Crítica | The Mastermind (Festival do Rio 2025)
- Guilherme Salomão

- 3 de out.
- 3 min de leitura
Kelly Reichardt subverte lógica do filme de roubo em detrimento de uma comédia, fazendo do fracasso um caminho crescente de erros que culminam em absurdo

Foto: Divulgação
Concorrente à Palma de Ouro no Festival de Cannes 2025, The Mastermind marca o retorno da diretora e roteirista norte-americana Kelly Reichardt (First Cow) após Showing Up, de 2022. O filme, agora parte da seleção internacional do 27º Festival do Rio, narra a história de JB Mooney (Josh O’Connor), um carpinteiro e chefe de família que, em busca de fazer dinheiro, planeja um roubo audacioso a um museu em Massachusetts, nos anos 70.
The Mastermind é um longa que, logo de início, já remete bastante ao estilo de sua diretora: o cuidado e a paciência em construir momentos intimistas, que permitem ao espectador se aproximar de seus personagens, com sequências compostas por planos longos e atentos de forma paciente a detalhes corriqueiros dentro do contexto da obra.
Tratando-se, inicialmente, de um filme de roubo, talvez não seja muito atrevimento notar como a lógica de Reichardt, desde o começo, remete ao cinema de Robert Bresson. Nos primeiros momentos de The Mastermind, o protagonista vivido por Josh O’Connor executa os primeiros passos do roubo que planeja.
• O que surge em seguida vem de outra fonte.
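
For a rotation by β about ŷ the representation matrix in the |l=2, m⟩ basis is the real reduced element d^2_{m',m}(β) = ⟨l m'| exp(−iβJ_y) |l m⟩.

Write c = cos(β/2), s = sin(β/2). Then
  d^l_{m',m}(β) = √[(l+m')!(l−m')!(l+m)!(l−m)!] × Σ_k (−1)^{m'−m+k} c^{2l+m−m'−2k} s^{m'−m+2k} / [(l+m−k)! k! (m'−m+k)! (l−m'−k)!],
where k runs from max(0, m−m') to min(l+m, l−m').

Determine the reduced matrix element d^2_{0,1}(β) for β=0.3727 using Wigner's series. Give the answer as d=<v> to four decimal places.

d=0.4154

d^2_{0,1}(β=0.3727) via Wigner's sum:
Half-angle: c=0.982687, s=0.185273. N=√(2·2·6·1)=4.898979
Admissible k: 1..2 (factorial args all ≥0)
  k=1: (−1)^0·4.8990/(2)·0.9827^3·0.1853^1 = +0.430660
  k=2: (−1)^1·4.8990/(2)·0.9827^1·0.1853^3 = -0.015308
d^2_{0,1}(0.3727) = +0.430660 -0.015308 = +0.415351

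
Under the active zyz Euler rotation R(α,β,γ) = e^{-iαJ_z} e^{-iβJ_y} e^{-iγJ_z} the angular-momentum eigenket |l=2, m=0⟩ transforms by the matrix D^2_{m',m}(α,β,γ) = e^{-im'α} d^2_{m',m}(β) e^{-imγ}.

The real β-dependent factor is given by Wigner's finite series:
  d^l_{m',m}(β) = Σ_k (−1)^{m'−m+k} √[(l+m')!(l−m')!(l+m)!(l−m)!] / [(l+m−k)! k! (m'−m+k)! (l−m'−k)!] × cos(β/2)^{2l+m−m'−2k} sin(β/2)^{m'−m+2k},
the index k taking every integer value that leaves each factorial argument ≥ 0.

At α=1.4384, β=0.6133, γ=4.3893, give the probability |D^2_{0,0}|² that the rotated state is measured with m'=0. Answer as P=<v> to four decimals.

P=0.2531

Split into d^2_{0,0}(β=0.6133) × two z-phases.
With c≡cos(β/2)=0.953350 and s≡sin(β/2)=0.301867, N=[2·2·2·2]^{1/2}=4.000000
k∈{0,1,2} keeps every argument non-negative
  k=0: (−1)^0·4.0000/(4)·0.9534^4·0.3019^0 = +0.826057
  k=1: (−1)^1·4.0000/(1)·0.9534^2·0.3019^2 = -0.331280
  k=2: (−1)^2·4.0000/(4)·0.9534^0·0.3019^4 = +0.008303
d^2_{0,0}(0.6133) = +0.826057 -0.331280 +0.008303 = +0.503080
|D^2_{0,0}|² = |d^2_{0,0}(β)|² = (+0.503080)² = 0.253090 (the z-rotation phases have unit modulus)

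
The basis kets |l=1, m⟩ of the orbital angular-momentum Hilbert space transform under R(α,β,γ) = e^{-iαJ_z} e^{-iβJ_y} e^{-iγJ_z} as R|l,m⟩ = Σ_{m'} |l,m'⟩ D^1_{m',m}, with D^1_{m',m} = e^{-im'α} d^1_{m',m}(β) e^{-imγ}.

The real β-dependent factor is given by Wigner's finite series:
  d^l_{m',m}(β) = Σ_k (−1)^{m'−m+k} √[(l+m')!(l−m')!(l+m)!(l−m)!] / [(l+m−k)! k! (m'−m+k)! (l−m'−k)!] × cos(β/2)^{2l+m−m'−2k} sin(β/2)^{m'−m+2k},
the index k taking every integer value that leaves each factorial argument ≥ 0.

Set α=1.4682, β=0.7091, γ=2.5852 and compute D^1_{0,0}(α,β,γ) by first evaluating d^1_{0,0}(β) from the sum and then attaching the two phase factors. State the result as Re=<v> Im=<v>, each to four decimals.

D^1_{0,0}(1.4682,0.7091,2.5852) = e^{-i·0·1.4682}·d^1_{0,0}(0.7091)·e^{-i·0·2.5852}. Compute d first:
c=cos(0.7091/2)=0.937803, s=sin(0.7091/2)=0.347168; N=√[1·1·1·1]=1.000000
k∈{0,1} keeps every argument non-negative
  k=0: (−1)^0·1.0000/(1)·0.9378^2·0.3472^0 = +0.879474
  k=1: (−1)^1·1.0000/(1)·0.9378^0·0.3472^2 = -0.120526
d^1_{0,0}(0.7091) = +0.879474 -0.120526 = +0.758948
Attach z-rotation phases: D = e^{-i(0)(1.4682)}·(+0.758948)·e^{-i(0)(2.5852)} = +0.758948+0.000000i

Re=0.7589 Im=0.0000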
O minimalismo e a cautela da cineasta na direção e na montagem - que intercala, por exemplo, planos fechados nas ações dos personagens com outros gerais de ambientação - evocam justamente a sensação do típico filme centrado na minuciosidade de um plano perfeito que, dificilmente, sairá de controle.
De Um Condenado à Morte Escapou (1956) a O Batedor de Carteiras (1959), há algo de Bressoniano nas intenções da cineasta norte-americana. Até a caracterização do JB Mooney de O’Connor é bastante próxima à de Michel, vivido por Martin LaSalle no clássico de 1959 do cineasta francês. Poucas palavras, ombros arriados e expressão fechada aproximam os dois personagens que, em ambas as obras, mesmo que por meios distintos, sentem a necessidade de validação dentro de seus objetivos individuais. Enquanto no filme de Bresson Michel utilizava os roubos para provar seu ponto de ser um homem superior, Mooney parece sentir mais a necessidade extrema de admiração e validação de seus familiares, incluindo o pai (Sterling Thompson) e a esposa (Alana Haim).

Foto: Divulgação
Portanto, é justamente na ideia de subverter essa lógica que o filme de Kelly Reichardt encontra sua força. Se era um filme de roubo planejado por uma mente brilhante, não demora até que as coisas saiam de controle e degringolam até que The Mastermind se torne um exemplar de comédia de erros. O que antes parecia bressoniano e meticuloso, se converte no mais desengonçado e cômico. O fracasso completo dos planos leva a um escalonamento reverso dos acontecimentos, culminando em uma reviravolta absurda com direito a final repentino e sem muitas explicações.
É uma decisão diferente, que, mais uma vez, representa a lógica de subversão na nova realização de Reichardt. Pode desagradar uma parcela do público, mas o timing cômico da cineasta e a performance de Josh O’Connor elevam o nível de The Mastermind na maior parte da projeção. E, aqui, a trilha sonora de Rob Mazurek também merece um destaque especial. Totalmente em ritmo de jazz, ela conduz com elegância tanto o lado meticuloso quanto o cômico, por meio de acordes e batidas requintadas do gênero.
O tempo passa com leveza e, no fim das contas, o desfecho carrega uma certa beleza, equilibrando humor e melancolia. No fundo, JB Mooney não queria se provar superior, só queria ser admirado. E o que o filme de Kelly Reichardt consagra é uma comédia sobre um indivíduo comum que viu todos os seus planos (ou a ausência deles) irem por água abaixo. Sem a necessidade de delongas ou finais “redondos”.